Da qui in poi, Ester prende in mano la situazione con un’intelligenza e un’astuzia straordinarie. Non si precipita dal re in preda al panico. Si veste con i suoi abiti regali – ora non più una maschera, ma uno strumento – e si presenta al re. Il re, vedendola, le stende lo scettro d’oro. La prima, mortale, barriera è superata. Ma lei non espone subito il suo problema. Lo invita a un banchetto, insieme ad Aman. E durante il primo banchetto, ancora non parla, ma li invita a un secondo banchetto per il giorno dopo.
È una stratega geniale. Sta creando suspense, sta stuzzicando la curiosità del re e, soprattutto, sta gonfiando a dismisura l’ego di Aman, che si sente l’unico, oltre al re, degno di sedere alla tavola della regina. Lo sta portando esattamente dove vuole lei, per farlo cadere dalla vetta più alta della sua arroganza.
Nel secondo banchetto, finalmente, il re le chiede quale sia il suo desiderio. E qui, la maschera cade definitivamente. Le sue parole sono un capolavoro: «Se ho trovato grazia ai tuoi occhi, o re, e se così piace al re, la mia richiesta è che mi sia donata la vita e il mio desiderio è che sia risparmiato il mio popolo. Perché io e il mio popolo siamo stati venduti per essere distrutti, uccisi, sterminati».
Per la prima volta, unisce la sua sorte a quella della sua gente: “IO e il MIO POPOLO”. Non è più la regina Ester, l’individuo privilegiato. È Ester l’ebrea. Si rivela, e così facendo smaschera la malvagità di Aman di fronte al re, che è costretto a prendere una decisione. La storia si capovolge. Aman finisce sulla forca che aveva preparato per Mardocheo, e il popolo ebraico riceve il diritto di difendersi e viene salvato.
Cosa ci dice una regina che vive in un mondo senza Dio?

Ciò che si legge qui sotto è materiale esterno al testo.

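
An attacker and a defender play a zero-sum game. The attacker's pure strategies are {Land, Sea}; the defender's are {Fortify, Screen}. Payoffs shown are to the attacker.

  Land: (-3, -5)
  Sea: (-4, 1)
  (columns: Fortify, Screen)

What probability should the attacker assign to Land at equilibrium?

5/7

Row minima: Land → -5, Sea → -4; maximin = -4.
Column maxima: Fortify → -3, Screen → 1; minimax = -3.
-4 ≠ -3, so there is no saddle point; optimal play is mixed.
Let the attacker play Land with probability p. Expected payoff against Fortify: (-3)p + (-4)(1−p) = p − 4; against Screen: (-5)p + 1(1−p) = −6p + 1.
Setting these equal: p − 4 = −6p + 1 ⇒ 7p = 5 ⇒ p = 5/7, and the value is (1)·(5/7) − 4 = -23/7.
For the defender: with q = P(Fortify), equating Land's and Sea's payoffs gives 2q − 5 = −5q + 1 ⇒ q = 6/7.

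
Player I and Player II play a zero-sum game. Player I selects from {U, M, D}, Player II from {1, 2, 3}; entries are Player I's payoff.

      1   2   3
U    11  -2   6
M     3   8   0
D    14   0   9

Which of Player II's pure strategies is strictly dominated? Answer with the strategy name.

3 holds Player I's payoff strictly below 1 in every row: 6 < 11, 0 < 3, 9 < 14.
So 1 is strictly dominated for Player II.

1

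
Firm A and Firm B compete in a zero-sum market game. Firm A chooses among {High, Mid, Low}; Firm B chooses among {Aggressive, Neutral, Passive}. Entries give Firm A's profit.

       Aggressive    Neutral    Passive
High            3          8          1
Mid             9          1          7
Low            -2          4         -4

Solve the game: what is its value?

55/13

Row minima: High → 1, Mid → 1, Low → -4; maximin = 1.
Column maxima: Aggressive → 9, Neutral → 8, Passive → 7; minimax = 7.
1 ≠ 7, so there is no saddle point; optimal play is mixed.
Low is strictly dominated by High, so Firm A never plays it.
Aggressive is strictly dominated by Passive (it gives Firm A strictly more in every row), so Firm B never plays it.
On the remaining 2×2 (High, Mid vs Neutral, Passive):
Let Firm A play High with probability p. Expected payoff against Neutral: 8p + 1(1−p) = 7p + 1; against Passive: 1p + 7(1−p) = −6p + 7.
Setting these equal: 7p + 1 = −6p + 7 ⇒ 13p = 6 ⇒ p = 6/13, and the value is (7)·(6/13) + 1 = 55/13.
For Firm B: with q = P(Neutral), equating High's and Mid's payoffs gives 7q + 1 = −6q + 7 ⇒ q = 6/13.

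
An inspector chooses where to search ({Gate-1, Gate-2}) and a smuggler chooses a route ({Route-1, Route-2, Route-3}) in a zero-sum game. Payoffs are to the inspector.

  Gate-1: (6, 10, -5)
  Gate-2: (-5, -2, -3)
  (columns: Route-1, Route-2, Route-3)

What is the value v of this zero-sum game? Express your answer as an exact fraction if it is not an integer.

-43/13

Row minima: Gate-1 → -5, Gate-2 → -5; maximin = -5.
Column maxima: Route-1 → 6, Route-2 → 10, Route-3 → -3; minimax = -3.
-5 ≠ -3, so there is no saddle point; optimal play is mixed.
Route-2 is strictly dominated by Route-1 (it gives the inspector strictly more in every row), so the smuggler never plays it.
On the remaining 2×2 (Gate-1, Gate-2 vs Route-1, Route-3):
Let the inspector play Gate-1 with probability p. Expected payoff against Route-1: 6p + (-5)(1−p) = 11p − 5; against Route-3: (-5)p + (-3)(1−p) = −2p − 3.
Setting these equal: 11p − 5 = −2p − 3 ⇒ 13p = 2 ⇒ p = 2/13, and the value is (11)·(2/13) − 5 = -43/13.
For the smuggler: with q = P(Route-1), equating Gate-1's and Gate-2's payoffs gives 11q − 5 = −2q − 3 ⇒ q = 2/13.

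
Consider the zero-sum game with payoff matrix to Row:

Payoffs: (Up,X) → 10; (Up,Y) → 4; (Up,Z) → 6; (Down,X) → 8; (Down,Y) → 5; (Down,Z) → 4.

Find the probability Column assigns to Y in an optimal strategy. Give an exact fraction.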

La storia di Ester è una parabola potente per chi vive in un mondo che sembra “secolare”, dove Dio è silenzioso, assente dai discorsi pubblici, a volte assente persino dalla nostra percezione personale.
Ester ci dice che la fede non è aspettare che Dio risolva i problemi al posto nostro con un miracolo. La fede è discernere, nelle pieghe della realtà, “il momento come questo” in cui siamo chiamati ad agire. È avere il coraggio di usare l’intelligenza, la strategia, le relazioni – tutti gli strumenti umani che abbiamo – per collaborare al piano di salvezza di Dio. Dio, nel libro di Ester, agisce attraverso la lealtà di Mardocheo, l’astuzia di Ester, persino l’insonnia del re in una notte cruciale. La Provvidenza non è magia, è la trama invisibile che Dio tesse con i fili delle nostre scelte libere e responsabili.
Ester è una sfida diretta a ogni forma di individualismo. Ci ricorda che la nostra vita ha senso solo quando la leghiamo a qualcosa di più grande di noi, a una comunità, a una causa giusta. La sua salvezza non sta nell’isolarsi nella sua “reggia”, ma nell’aprirsi al grido del suo popolo.
Infine, la sua storia è un inno al coraggio di esistere. Il coraggio di toglierci le maschere che ci siamo messi per compiacere gli altri o per paura, e di dire finalmente: “Questo sono io. Questa è la mia storia, questa è la mia gente, queste sono le mie convinzioni”. È un percorso che fa paura, che comporta un rischio, quello di non essere più accettati, di “perire” socialmente. Ma è l’unica via per essere veramente vivi, per diventare protagonisti della nostra storia e non semplici comparse.
La domanda che Ester ti lascia, sospesa nel silenzio di un mondo che sembra aver dimenticato Dio, è questa: qual è la maschera che devi toglierti? E per quale “momento come questo” la tua vita ti ha segretamente preparato?